Peer-to-Peer

Peer-to- Peer ( P2P) Connection (from English peer, equals ', ' coequal ') and computer - to-computer connection are synonymous terms for communication among peers, here based on a computer network. In some contexts, it is also called cross-communication.

In a pure peer -to-peer network, all computers are equal and can both receive services, as well as provide. In modern P2P networks, the network participants are divided, however, often depends on their qualifications in different groups take on specific tasks. Core component of all modern peer-to -peer architectures, which are mostly already implemented as an overlay network on the Internet, therefore, is a second internal overlay network, which normally consists of the best computers on the network and the organization of the other computers, and the shall provide the search function.

With the lookup operation peers can identify those peers in the network that are for a specific object identifier (Object ID) responsible. In this case, the responsibility of each individual object is assigned to at least one peer fixed, so one speaks of structured overlays. By means of the search operation to find the peers in the network according to objects that meet certain criteria ( such as file names or buddy - match). In this case there are for the objects in the P2P system does not mapping structure, so it is called unstructured overlays.

Once the peers that hold the objects sought, were identified in the P2P system, the file is directly ( in file sharing networks ), that is, peer to peer transfer. There are various distribution strategies which parts of the file should be downloaded from which peer, such as BitTorrent.

The contrast to peer-to- peer model is the client - server model. In this, a server provides a service and a client uses this service. In peer-to -peer networks, these roles are repealed. Each participant is a peer, because he can use a service alike and offer themselves.

Characterization of peer-to- peer systems

Typical but non- essential characteristics of peer-to -peer systems are:

  • Peers have a high heterogeneity in terms of bandwidth, processing power, time spent online, ... on.
  • The availability / connection quality of the peers can not be assumed ( " churn ").
  • Peers offer services and resources and accept services from other peers in claim (client-server functionality).
  • Services and resources can be shared among all the participating peers.
  • Peers form an overlay network and thus provide additional search / lookup functions.
  • Peers have a significant autonomy (through the provision of resources ).
  • The P2P system is self-organizing.
  • All other systems remain constant intact and not scaled.

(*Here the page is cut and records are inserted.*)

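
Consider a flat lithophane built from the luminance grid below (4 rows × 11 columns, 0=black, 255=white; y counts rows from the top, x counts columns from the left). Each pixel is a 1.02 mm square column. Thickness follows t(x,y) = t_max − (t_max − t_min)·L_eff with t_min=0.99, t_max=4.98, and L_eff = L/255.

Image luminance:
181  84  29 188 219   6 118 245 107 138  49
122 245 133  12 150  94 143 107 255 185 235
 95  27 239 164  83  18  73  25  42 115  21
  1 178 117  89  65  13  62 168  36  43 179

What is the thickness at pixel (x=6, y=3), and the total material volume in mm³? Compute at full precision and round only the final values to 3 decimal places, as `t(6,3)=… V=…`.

span = t_max - t_min = 4.98 - 0.99 = 3.990
L(6,3) = 62, L_eff = 62/255 = 0.243137
t(6,3) = 4.98 - 3.990·0.243137 = 4.010
Σt over all 4·11 pixels = 605543/4250 ≈ 142.4807059
V = pitch²·Σt = 1.02²·605543/4250 = 148.237

t(6,3)=4.010 V=148.237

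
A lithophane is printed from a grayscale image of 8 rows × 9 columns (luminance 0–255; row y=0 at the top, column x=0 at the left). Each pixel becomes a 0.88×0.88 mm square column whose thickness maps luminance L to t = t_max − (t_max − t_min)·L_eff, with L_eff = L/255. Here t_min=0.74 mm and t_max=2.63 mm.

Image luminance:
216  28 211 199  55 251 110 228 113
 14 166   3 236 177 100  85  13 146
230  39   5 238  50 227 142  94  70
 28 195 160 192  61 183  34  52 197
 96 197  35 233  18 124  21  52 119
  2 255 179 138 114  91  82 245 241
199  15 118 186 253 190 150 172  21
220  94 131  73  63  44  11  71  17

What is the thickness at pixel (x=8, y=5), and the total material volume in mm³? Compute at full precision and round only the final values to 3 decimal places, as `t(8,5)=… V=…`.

t(8,5)=0.844 V=96.028

span = t_max - t_min = 2.63 - 0.74 = 1.890
L(8,5) = 241, L_eff = 241/255 = 0.945098
t(8,5) = 2.63 - 1.890·0.945098 = 0.844
Σt over all 8·9 pixels = 527013/4250 ≈ 124.0030588
V = pitch²·Σt = 0.88²·527013/4250 = 96.028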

( by: Steinmetz, Wehrle 2006)

Types of peer-to- peer systems

P2P systems can be classified into unstructured and structured P2P systems.

Unstructured P2P systems are subdivided again according to the nature of their construction. We distinguish:

  • Centralized P2P systems (eg Napster ), which require a central server to manage to function
  • Pure P2P systems without a central entity ( examples: Gnutella 0.4, Freenet ) A special type of a pure decentralized network forms the friend -to -friend - or web -of -trust network in which entertain no connections to unknown IP addresses be, but only links to friends (trusted friends) are established. (Example: Retroshare, InterFace (chat) )
  • Hybrid and Hierarchical P2P systems, which dynamically more central servers ("super nodes") to determine management (examples: 0.6 Gnutella, Gnutella2 (G2 ), JXTA )

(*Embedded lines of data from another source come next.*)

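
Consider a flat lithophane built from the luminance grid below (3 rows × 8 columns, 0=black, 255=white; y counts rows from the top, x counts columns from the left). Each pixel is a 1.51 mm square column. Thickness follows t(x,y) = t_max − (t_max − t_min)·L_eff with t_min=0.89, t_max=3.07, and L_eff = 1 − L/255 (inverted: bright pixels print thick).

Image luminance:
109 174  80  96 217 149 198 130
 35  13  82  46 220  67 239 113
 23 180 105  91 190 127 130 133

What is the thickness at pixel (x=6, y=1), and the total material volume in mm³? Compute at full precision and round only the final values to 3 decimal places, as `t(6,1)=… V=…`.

span = t_max - t_min = 3.07 - 0.89 = 2.180
L(6,1) = 239, L_eff = 1 - 239/255 = 0.062745 (inverted)
t(6,1) = 3.07 - 2.180·0.062745 = 2.933
Σt over all 3·8 pixels = 593563/12750 ≈ 46.5539608
V = pitch²·Σt = 1.51²·593563/12750 = 106.148

t(6,1)=2.933 V=106.148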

Centralized and pure P2P systems is called systems are referred to as second generation systems of the first generation while decentralized systems. Systems that pass files over non- direct links, are third generation systems. See also detail the concept of file sharing.

Structured P2P systems often use a distributed hash table ( DHT). In structured systems, therefore, searches can be answered from a distributed index out.

Standardization and future

The future of peer-to -peer technology is mainly depend on whether it is possible to define a default - a kind of platform technology that makes it possible to set up other applications.

JXTA is such a standard, which was strongly supported by Sun Microsystems and open source. Sun set at the time the largest and most stable reference implementation ago.

Gnutella is another open standard that has been tested extensively, but so far almost exclusively used for file distribution and remote searching files.

It is also conceivable that the network transmission capacity will increase similar to the computing power in the PCs, so there is a possibility that a peer can not know the " on next " peer and that the sight of a peer about databases and other peers can continue to grow.